#### Rubric for Scoring Proofs

These categories are general. Not every statement in a description will apply to a given solution or proof marked with a particular category, but many statements will apply, and the general theme of the category will hold.

0: The solution/proof is missing.
OR, The solution/proof makes no sense or is unrelated to the assigned problem.

1: The solution/proof contains serious logical flaws, and lacks adequate justification or explanation. There may be misuses of notation that significantly hinder communication of reasoning. There are few, if any, complete sentences. Little understanding of mathematical ideas and reasoning is shown. Computations present are significantly flawed. No structure is apparent in the solution/proof. The problem/theorem is not restated and there is no conclusion.
OR, The bulk of the assigned solution/proof is not present.
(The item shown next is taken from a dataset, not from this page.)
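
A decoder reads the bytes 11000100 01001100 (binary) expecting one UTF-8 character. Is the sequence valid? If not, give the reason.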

2: The solution/proof has some gaps in reasoning. The argument does not form a coherent whole. There are many flaws of mathematical grammar. The problem/theorem is not restated appropriately. The individual statements of the solution/proof are not connected, or presented out of logical sequence. Computations present are flawed. If present, diagrams are improperly drawn. There is no concluding statement.
OR, The solution/proof might be correct, but this is not demonstrated by the presentation of the solution/proof; a good solution/proof may be read, by a generous reader, into what is presented.
OR, A significant chunk of the solution/proof is not present.

3: The solution/proof is correct or nearly correct and logically coherent. The reader is required to fill in some details that should have been explained or justified. There may be some explanations, arguments, ore justifications that are correct but unclear, cumbersome, needlessly complicated, or awkward. Notation is used appropriately, with few errors, and mathematical grammar is substantially correct. Computations present are correct. If appropriate, diagrams are present. There is a concluding statement.

4: The solution/proof is correct and flows logically. The presentation uses correct mathematical grammar and uses notation correctly. The structure of the solution/proof is apparent and the bulk of the details are easy to follow (even for a fellow student). Links are made to appropriate definitions and previously known theorems. Computations present are correct. There is a clear conclusion. If appropriate, diagrams are present and clear. No details are missing, and also no details are belabored. The solution/proof may be elegant, and may also contain very minor flaws.